The rumblings for reopening are getting louder, but I’m not getting ahead of myself yet.

Even when life stirs back into the sector, many pubs won’t be able to reopen after April.

This recent intervention by Young’s, and references in the news to the “Nightingale”, reminded me of one of the best Young’s pubs in South London, and I reflected on how quickly things can change as I was only in there in a year ago, just weeks before the first lockdown, but still a time when socially distant meant someone who was unfriendly.

Oh, we didn’t realise how lucky we were.

My grumbles at the time were two-fold and both my fault: a long and unnecessary walk to the pub from Balham Tube station (it turns out I should have taken the Tube to Clapham South) and then a pint poured into the wrong glass when I arrived.

I made a little mental black mark against the pub because the barman had poured a pint of St Austell’s into a Young’s glass but when I looked again I realised I was, in fact, wrong.

I’ve made mistakes at work that caused me less mental turmoil.

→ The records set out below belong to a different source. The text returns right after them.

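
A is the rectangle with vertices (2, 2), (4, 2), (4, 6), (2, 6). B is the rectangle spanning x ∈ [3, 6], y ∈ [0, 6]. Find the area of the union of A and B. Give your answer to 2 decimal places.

By inclusion–exclusion:
Individual areas: |A| = 8, |B| = 18.
|A∩B|: x∈[3,4], y∈[2,6] → 1·4 = 4.
|A ∪ B| = 26 − 4 = 22.00.

22.00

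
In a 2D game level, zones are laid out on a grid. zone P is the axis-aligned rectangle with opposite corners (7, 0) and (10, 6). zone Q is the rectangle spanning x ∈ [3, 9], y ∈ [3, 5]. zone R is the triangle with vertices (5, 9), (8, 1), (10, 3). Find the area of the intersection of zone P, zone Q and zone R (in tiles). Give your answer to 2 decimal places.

The intersection is the polygon with vertices (8.333,5), (9,4.2), (9,3), (7.25,3), (7,3.667), (7,5).
By the shoelace formula its area is 3.65.

3.65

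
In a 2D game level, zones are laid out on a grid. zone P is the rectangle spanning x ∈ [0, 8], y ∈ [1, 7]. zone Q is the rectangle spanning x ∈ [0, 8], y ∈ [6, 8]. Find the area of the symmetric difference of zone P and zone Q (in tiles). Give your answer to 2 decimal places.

48.00

|zone P∩zone Q|: x∈[0,8], y∈[6,7] → 8·1 = 8.
|zone P △ zone Q| = |zone P| + |zone Q| − 2·|zone P∩zone Q| = 48 + 16 − 16 = 48.00.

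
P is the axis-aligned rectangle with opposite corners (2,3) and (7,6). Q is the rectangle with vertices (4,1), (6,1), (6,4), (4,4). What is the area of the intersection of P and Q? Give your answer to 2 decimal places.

2.00

|P∩Q|: x∈[4,6], y∈[3,4] → 2·1 = 2.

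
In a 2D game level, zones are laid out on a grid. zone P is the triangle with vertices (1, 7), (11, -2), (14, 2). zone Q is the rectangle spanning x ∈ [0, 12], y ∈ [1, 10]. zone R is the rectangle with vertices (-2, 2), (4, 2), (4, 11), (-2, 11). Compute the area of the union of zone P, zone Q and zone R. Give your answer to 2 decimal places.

By inclusion–exclusion:
Individual areas: |zone P| = 33.5, |zone Q| = 108, |zone R| = 54.
|zone P∩zone Q| = 22.7308.
|zone P∩zone R| = 2.3192.
|zone Q∩zone R|: x∈[0,4], y∈[2,10] → 4·8 = 32.
|zone P∩zone Q∩zone R| = 2.3192.
|zone P ∪ zone Q ∪ zone R| = 195.5 − 57.05 + 2.3192 = 140.77.

140.77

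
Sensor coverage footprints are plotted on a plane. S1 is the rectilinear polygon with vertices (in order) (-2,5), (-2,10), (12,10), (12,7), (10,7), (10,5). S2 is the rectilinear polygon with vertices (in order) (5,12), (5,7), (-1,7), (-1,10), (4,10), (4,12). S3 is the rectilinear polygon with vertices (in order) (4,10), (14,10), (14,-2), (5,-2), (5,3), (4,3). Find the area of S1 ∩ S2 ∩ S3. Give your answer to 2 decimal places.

3.00

The intersection is the polygon with vertices (5,10), (5,7), (4,7), (4,10).
By the shoelace formula its area is 3.00.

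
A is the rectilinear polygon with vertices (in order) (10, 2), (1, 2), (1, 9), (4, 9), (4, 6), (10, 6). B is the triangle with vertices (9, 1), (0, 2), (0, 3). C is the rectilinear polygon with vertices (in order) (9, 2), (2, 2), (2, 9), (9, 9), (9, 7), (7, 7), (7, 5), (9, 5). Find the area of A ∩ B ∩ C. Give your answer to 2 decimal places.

The intersection is the polygon with vertices (4.5,2), (2,2), (2,2.556).
By the shoelace formula its area is 0.69.

0.69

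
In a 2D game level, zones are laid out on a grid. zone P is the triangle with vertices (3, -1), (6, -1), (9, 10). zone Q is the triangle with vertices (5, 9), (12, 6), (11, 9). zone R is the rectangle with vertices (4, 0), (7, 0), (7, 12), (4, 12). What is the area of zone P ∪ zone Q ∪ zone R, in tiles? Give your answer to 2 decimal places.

50.27

By inclusion–exclusion:
Individual areas: |zone P| = 16.5, |zone Q| = 9, |zone R| = 36.
|zone P∩zone Q| = 0.5927.
|zone P∩zone R| = 9.7803.
|zone Q∩zone R| = 0.8571.
|zone P∩zone Q∩zone R| = 0.
|zone P ∪ zone Q ∪ zone R| = 61.5 − 11.2302 + 0 = 50.27.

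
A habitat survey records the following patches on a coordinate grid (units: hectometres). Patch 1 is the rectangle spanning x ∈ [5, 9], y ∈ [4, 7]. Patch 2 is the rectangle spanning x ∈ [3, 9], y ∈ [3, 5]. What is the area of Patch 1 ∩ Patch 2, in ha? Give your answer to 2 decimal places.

4.00

|Patch 1∩Patch 2|: x∈[5,9], y∈[4,5] → 4·1 = 4.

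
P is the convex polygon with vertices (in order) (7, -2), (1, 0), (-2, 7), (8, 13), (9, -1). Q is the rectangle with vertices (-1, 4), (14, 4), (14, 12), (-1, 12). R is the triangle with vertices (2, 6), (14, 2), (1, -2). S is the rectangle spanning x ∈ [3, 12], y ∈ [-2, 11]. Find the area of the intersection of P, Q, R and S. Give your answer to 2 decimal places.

4.17

The intersection is the polygon with vertices (8,4), (3,4), (3,5.667).
By the shoelace formula its area is 4.17.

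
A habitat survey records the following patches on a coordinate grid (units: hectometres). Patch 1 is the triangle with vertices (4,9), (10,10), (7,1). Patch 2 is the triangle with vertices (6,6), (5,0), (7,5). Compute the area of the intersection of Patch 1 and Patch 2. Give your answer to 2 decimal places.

1.93

The intersection is the polygon with vertices (5.731,4.385), (6,6), (7,5), (6.226,3.064).
By the shoelace formula its area is 1.93.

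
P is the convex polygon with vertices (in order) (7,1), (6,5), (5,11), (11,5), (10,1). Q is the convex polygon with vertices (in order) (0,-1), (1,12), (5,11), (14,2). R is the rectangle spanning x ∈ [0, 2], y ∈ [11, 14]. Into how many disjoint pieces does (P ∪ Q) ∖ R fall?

(P ∪ Q) ∖ R is a single connected region.

1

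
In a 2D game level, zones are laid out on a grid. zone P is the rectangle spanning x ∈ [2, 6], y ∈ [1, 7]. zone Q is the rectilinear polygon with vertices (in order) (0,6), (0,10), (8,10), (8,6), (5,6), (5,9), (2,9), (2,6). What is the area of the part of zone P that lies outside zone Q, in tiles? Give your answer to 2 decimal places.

|zone P| = 24, |zone P∩zone Q| = 1.
|zone P ∖ zone Q| = |zone P| − |zone P∩zone Q| = 24 − 1 = 23.00.

23.00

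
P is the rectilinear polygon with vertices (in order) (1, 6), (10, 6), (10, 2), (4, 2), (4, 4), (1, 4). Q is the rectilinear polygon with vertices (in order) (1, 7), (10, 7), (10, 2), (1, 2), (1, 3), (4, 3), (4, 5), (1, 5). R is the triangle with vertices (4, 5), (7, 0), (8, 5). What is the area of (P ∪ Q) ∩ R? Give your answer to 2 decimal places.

8.40

The region (P ∪ Q) ∩ R is the polygon with vertices (5.8,2), (4,5), (8,5), (7.4,2).
By the shoelace formula its area is 8.40.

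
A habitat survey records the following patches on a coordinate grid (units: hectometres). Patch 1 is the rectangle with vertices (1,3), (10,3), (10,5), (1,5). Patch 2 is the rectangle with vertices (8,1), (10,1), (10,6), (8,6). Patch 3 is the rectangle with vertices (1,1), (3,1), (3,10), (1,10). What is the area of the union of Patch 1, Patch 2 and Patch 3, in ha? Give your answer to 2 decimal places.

By inclusion–exclusion:
Individual areas: |Patch 1| = 18, |Patch 2| = 10, |Patch 3| = 18.
|Patch 1∩Patch 2|: x∈[8,10], y∈[3,5] → 2·2 = 4.
|Patch 1∩Patch 3|: x∈[1,3], y∈[3,5] → 2·2 = 4.
|Patch 2∩Patch 3| = 0 (no overlap).
|Patch 1∩Patch 2∩Patch 3| = 0.
|Patch 1 ∪ Patch 2 ∪ Patch 3| = 46 − 8 + 0 = 38.00.

38.00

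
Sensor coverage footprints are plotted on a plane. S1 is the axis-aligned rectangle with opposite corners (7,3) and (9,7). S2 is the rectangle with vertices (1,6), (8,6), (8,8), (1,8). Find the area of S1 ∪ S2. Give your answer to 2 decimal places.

By inclusion–exclusion:
Individual areas: |S1| = 8, |S2| = 14.
|S1∩S2|: x∈[7,8], y∈[6,7] → 1·1 = 1.
|S1 ∪ S2| = 22 − 1 = 21.00.

21.00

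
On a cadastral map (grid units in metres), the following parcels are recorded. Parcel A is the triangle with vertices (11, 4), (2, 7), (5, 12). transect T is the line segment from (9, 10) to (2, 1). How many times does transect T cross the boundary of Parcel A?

2

The segment meets the boundary at (5.706,5.765), (7.727,8.364).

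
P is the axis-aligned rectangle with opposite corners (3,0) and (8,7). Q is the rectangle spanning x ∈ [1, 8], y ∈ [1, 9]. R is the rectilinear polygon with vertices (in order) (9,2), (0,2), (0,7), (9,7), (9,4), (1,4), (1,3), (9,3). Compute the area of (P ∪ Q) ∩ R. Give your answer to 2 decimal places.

|P ∪ Q| = 61.
|(P ∪ Q) ∩ R| = 28.00.

28.00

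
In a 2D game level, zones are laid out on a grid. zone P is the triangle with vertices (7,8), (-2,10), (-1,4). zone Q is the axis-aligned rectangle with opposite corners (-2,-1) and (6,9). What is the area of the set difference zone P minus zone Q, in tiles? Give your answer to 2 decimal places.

2.53

|zone P| = 26, |zone P∩zone Q| = 23.4722.
|zone P ∖ zone Q| = |zone P| − |zone P∩zone Q| = 26 − 23.4722 = 2.53.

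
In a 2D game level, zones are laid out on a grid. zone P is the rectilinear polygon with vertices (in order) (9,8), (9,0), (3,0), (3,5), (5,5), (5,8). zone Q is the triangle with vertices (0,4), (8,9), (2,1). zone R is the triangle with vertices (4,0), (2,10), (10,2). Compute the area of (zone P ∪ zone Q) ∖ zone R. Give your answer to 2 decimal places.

27.17

|zone P ∪ zone Q| = 53.5708.
|(zone P ∪ zone Q) ∩ zone R| = 26.3966.
|(zone P ∪ zone Q) ∖ zone R| = 53.5708 − 26.3966 = 27.17.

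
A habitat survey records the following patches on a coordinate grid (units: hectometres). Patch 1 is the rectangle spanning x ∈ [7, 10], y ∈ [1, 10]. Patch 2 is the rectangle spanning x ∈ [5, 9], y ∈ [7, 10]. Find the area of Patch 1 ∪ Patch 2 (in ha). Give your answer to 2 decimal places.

By inclusion–exclusion:
Individual areas: |Patch 1| = 27, |Patch 2| = 12.
|Patch 1∩Patch 2|: x∈[7,9], y∈[7,10] → 2·3 = 6.
|Patch 1 ∪ Patch 2| = 39 − 6 = 33.00.

33.00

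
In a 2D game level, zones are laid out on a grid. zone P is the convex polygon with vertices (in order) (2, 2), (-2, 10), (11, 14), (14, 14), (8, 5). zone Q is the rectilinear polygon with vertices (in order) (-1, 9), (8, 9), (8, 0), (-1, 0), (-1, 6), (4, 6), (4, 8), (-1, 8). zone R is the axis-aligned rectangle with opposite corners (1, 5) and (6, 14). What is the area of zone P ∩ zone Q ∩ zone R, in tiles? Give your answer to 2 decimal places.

The intersection is the polygon with vertices (4,6), (4,8), (1,8), (1,9), (6,9), (6,5), (1,5), (1,6).
By the shoelace formula its area is 14.00.

14.00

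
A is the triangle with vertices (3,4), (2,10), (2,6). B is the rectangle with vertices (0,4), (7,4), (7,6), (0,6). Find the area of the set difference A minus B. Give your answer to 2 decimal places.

1.33

|A| = 2, |A∩B| = 0.6667.
|A ∖ B| = |A| − |A∩B| = 2 − 0.6667 = 1.33.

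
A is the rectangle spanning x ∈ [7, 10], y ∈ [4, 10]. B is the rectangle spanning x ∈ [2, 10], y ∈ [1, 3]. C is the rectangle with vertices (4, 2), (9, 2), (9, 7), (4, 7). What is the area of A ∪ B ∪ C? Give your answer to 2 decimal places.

48.00

By inclusion–exclusion:
Individual areas: |A| = 18, |B| = 16, |C| = 25.
|A∩B| = 0 (no overlap).
|A∩C|: x∈[7,9], y∈[4,7] → 2·3 = 6.
|B∩C|: x∈[4,9], y∈[2,3] → 5·1 = 5.
|A∩B∩C| = 0.
|A ∪ B ∪ C| = 59 − 11 + 0 = 48.00.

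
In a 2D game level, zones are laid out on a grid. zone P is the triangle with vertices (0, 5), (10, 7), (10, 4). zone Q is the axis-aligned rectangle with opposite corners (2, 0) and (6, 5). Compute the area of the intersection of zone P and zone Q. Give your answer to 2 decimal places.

The intersection is the polygon with vertices (2,4.8), (2,5), (6,5), (6,4.4).
By the shoelace formula its area is 1.60.

1.60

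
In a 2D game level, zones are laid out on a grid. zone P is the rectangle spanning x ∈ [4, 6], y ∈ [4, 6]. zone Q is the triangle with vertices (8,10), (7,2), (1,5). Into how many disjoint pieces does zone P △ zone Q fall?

1

zone P △ zone Q is a single connected region.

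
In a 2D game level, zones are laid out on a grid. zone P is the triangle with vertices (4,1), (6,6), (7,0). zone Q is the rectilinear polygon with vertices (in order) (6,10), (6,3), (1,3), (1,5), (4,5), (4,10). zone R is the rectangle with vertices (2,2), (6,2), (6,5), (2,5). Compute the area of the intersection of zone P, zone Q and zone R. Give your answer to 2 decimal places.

The intersection is the polygon with vertices (6,3), (4.8,3), (5.6,5), (6,5).
By the shoelace formula its area is 1.60.

1.60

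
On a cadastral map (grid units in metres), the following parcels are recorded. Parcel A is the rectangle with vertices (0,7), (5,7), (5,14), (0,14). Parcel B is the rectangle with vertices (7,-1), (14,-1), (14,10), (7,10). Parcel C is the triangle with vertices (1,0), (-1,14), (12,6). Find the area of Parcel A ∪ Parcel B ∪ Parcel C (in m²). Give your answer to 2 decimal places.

156.26

By inclusion–exclusion:
Individual areas: |Parcel A| = 35, |Parcel B| = 77, |Parcel C| = 83.
|Parcel A∩Parcel B| = 0 (no overlap).
|Parcel A∩Parcel C| = 24.2308.
|Parcel B∩Parcel C| = 14.5105.
|Parcel A∩Parcel B∩Parcel C| = 0.
|Parcel A ∪ Parcel B ∪ Parcel C| = 195 − 38.7413 + 0 = 156.26.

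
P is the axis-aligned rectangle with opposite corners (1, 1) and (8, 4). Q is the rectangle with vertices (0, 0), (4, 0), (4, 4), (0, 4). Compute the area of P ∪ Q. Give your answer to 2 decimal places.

28.00

By inclusion–exclusion:
Individual areas: |P| = 21, |Q| = 16.
|P∩Q|: x∈[1,4], y∈[1,4] → 3·3 = 9.
|P ∪ Q| = 37 − 9 = 28.00.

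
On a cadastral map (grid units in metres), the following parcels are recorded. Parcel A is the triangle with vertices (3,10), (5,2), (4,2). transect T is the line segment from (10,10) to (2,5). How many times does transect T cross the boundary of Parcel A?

The segment meets the boundary at (3.507,5.942), (3.946,6.216).

2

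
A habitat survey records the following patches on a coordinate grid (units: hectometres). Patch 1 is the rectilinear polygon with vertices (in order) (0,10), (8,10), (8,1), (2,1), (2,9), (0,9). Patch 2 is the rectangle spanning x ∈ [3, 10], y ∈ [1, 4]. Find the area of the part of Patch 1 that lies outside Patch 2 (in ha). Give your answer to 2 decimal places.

|Patch 1| = 56, |Patch 1∩Patch 2| = 15.
|Patch 1 ∖ Patch 2| = |Patch 1| − |Patch 1∩Patch 2| = 56 − 15 = 41.00.

41.00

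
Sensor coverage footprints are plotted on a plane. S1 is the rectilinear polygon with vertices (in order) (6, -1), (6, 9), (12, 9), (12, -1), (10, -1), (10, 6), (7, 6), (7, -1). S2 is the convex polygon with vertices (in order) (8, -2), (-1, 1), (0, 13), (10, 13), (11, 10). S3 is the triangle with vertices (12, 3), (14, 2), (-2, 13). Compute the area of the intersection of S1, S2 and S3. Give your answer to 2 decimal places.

0.48

The intersection is the polygon with vertices (7.8,6), (6,7.286), (6,7.5), (8.182,6).
By the shoelace formula its area is 0.48.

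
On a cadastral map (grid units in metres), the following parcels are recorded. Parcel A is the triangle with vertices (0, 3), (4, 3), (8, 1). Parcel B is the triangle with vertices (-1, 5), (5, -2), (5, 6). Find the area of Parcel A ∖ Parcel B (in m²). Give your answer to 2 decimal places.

1.21

|Parcel A| = 4, |Parcel A∩Parcel B| = 2.7938.
|Parcel A ∖ Parcel B| = |Parcel A| − |Parcel A∩Parcel B| = 4 − 2.7938 = 1.21.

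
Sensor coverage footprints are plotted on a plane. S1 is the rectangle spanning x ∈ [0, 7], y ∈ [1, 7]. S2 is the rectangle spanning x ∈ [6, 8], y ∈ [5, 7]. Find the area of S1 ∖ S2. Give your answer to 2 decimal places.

40.00

|S1∩S2|: x∈[6,7], y∈[5,7] → 1·2 = 2.
|S1| = 42.
|S1 ∖ S2| = |S1| − |S1∩S2| = 42 − 2 = 40.00.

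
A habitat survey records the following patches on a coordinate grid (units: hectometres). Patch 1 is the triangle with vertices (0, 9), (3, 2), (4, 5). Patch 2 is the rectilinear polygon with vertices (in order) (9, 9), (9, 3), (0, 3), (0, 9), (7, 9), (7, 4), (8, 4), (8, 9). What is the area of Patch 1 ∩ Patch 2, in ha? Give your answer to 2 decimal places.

7.62

The intersection is the polygon with vertices (0,9), (4,5), (3.333,3), (2.571,3).
By the shoelace formula its area is 7.62.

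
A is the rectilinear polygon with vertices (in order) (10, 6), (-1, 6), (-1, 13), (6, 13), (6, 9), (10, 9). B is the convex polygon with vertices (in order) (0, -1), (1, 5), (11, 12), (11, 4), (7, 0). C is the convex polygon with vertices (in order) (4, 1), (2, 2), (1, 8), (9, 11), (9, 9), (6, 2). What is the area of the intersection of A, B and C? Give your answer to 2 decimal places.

11.36

The intersection is the polygon with vertices (6.714,9), (9,9), (7.714,6), (2.429,6).
By the shoelace formula its area is 11.36.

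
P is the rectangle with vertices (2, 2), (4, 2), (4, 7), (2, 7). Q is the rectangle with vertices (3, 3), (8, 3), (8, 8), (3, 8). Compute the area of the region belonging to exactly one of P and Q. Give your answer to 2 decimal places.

|P∩Q|: x∈[3,4], y∈[3,7] → 1·4 = 4.
|P △ Q| = |P| + |Q| − 2·|P∩Q| = 10 + 25 − 8 = 27.00.

27.00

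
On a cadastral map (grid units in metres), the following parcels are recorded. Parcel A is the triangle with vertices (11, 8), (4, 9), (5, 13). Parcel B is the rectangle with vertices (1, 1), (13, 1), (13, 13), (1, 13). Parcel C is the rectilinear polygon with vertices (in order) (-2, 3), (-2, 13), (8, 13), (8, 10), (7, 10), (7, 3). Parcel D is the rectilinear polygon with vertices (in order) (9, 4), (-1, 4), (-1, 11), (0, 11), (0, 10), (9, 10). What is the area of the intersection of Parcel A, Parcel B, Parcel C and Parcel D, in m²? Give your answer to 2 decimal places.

3.52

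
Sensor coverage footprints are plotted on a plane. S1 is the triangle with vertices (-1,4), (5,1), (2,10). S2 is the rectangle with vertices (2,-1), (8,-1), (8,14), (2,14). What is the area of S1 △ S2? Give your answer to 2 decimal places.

90.00

|S1| = 22.5, |S2| = 90, |S1∩S2| = 11.25.
|S1 △ S2| = |S1| + |S2| − 2·|S1∩S2| = 22.5 + 90 − 22.5 = 90.00.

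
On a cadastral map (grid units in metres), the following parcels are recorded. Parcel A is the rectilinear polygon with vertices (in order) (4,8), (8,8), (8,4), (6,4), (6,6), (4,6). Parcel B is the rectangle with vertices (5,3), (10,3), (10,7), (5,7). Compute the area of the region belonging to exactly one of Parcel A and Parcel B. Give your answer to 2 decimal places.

|Parcel A| = 12, |Parcel B| = 20, |Parcel A∩Parcel B| = 7.
|Parcel A △ Parcel B| = |Parcel A| + |Parcel B| − 2·|Parcel A∩Parcel B| = 12 + 20 − 14 = 18.00.

18.00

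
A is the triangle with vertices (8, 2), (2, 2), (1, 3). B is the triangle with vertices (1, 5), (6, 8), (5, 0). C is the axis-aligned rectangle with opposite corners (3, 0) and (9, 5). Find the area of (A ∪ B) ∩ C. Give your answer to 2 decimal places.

9.69

The region (A ∪ B) ∩ C is the polygon with vertices (5,0), (3.4,2), (3,2), (3,5), (5.625,5), (5.298,2.386), (8,2), (5.25,2).
By the shoelace formula its area is 9.69.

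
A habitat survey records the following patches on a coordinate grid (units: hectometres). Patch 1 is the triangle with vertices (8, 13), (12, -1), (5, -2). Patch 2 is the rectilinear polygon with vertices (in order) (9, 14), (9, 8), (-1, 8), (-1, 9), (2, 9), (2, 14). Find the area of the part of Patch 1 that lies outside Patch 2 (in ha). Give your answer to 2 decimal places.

45.25

|Patch 1| = 51, |Patch 1∩Patch 2| = 5.75.
|Patch 1 ∖ Patch 2| = |Patch 1| − |Patch 1∩Patch 2| = 51 − 5.75 = 45.25.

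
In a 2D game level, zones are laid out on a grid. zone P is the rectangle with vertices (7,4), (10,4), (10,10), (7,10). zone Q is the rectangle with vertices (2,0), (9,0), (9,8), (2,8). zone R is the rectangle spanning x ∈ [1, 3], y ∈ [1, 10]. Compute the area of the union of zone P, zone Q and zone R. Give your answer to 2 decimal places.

77.00

By inclusion–exclusion:
Individual areas: |zone P| = 18, |zone Q| = 56, |zone R| = 18.
|zone P∩zone Q|: x∈[7,9], y∈[4,8] → 2·4 = 8.
|zone P∩zone R| = 0 (no overlap).
|zone Q∩zone R|: x∈[2,3], y∈[1,8] → 1·7 = 7.
|zone P∩zone Q∩zone R| = 0.
|zone P ∪ zone Q ∪ zone R| = 92 − 15 + 0 = 77.00.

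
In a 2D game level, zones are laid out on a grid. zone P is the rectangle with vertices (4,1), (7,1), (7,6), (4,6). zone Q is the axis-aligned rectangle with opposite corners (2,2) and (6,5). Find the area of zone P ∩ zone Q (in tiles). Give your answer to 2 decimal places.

6.00

|zone P∩zone Q|: x∈[4,6], y∈[2,5] → 2·3 = 6.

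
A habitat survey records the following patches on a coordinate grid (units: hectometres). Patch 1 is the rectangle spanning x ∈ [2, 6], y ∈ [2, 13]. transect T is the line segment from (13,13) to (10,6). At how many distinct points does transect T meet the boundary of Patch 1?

0

The segment lies entirely outside Patch 1 and never meets its boundary.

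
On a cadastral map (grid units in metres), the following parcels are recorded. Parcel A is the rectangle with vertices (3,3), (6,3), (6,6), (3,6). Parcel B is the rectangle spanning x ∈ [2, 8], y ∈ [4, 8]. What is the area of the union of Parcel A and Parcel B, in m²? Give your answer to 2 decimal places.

27.00

By inclusion–exclusion:
Individual areas: |Parcel A| = 9, |Parcel B| = 24.
|Parcel A∩Parcel B|: x∈[3,6], y∈[4,6] → 3·2 = 6.
|Parcel A ∪ Parcel B| = 33 − 6 = 27.00.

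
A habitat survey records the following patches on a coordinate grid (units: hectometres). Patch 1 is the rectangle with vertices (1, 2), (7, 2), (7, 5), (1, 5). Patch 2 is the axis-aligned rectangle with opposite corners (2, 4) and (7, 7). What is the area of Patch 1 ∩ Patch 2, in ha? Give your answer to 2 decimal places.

5.00

|Patch 1∩Patch 2|: x∈[2,7], y∈[4,5] → 5·1 = 5.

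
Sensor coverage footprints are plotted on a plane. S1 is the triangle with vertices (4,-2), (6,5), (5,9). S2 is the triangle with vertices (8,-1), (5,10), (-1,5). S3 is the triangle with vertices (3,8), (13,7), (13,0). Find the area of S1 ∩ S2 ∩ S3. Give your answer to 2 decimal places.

1.09

The intersection is the polygon with vertices (5.812,5.75), (4.78,6.576), (4.892,7.811), (5.308,7.769).
By the shoelace formula its area is 1.09.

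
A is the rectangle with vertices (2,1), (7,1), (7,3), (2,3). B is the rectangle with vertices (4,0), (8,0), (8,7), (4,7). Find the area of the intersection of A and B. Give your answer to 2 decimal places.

|A∩B|: x∈[4,7], y∈[1,3] → 3·2 = 6.

6.00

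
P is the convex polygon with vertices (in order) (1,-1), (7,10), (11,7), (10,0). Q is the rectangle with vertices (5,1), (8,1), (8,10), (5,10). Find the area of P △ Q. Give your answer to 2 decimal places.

43.08

|P| = 62, |Q| = 27, |P∩Q| = 22.9583.
|P △ Q| = |P| + |Q| − 2·|P∩Q| = 62 + 27 − 45.9167 = 43.08.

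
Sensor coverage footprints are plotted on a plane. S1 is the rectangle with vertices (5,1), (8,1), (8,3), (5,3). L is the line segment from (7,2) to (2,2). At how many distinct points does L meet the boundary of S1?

The segment meets the boundary at (5,2).

1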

Years ago I used to observe in bafflement and with superiority the slightly strange men who moaned about things being in the “wrong” glass but then I slowly, imperceptibly, became one of them.

Trivial things aside, I was able to enjoy what is a genuinely splendid pub.

Before they threw lots of money at their pubs a few years ago, many people thought Young’s were old-fashioned, but I like this about them.

The Nightingale, for example, is a mid-Victorian cottage and Grade II listed building, completely juxtaposed from its surroundings and like a country pub in the inner city.

The beer selection includes well-conditioned beers other than Young’s, for example from By the Horns and Sambrook’s, the food is of the usual Young’s high standard, and it still feels like a proper, traditional pub despite the modern furnishings.

There is a “hidden” beer garden but I love observing the smaller details and for me I really like the entrance – it is round the side and looks like the door to a charming house.

The fact that it wasn’t busy when I arrived made it seem like I had come across a little secret, although of course this is a justly popular pub that gets busy (and Young’s have a decent app and other measures to ensure Covid-compliance).

The Nightingale, 97 Nightingale Lane, Balham, SW12 8NX.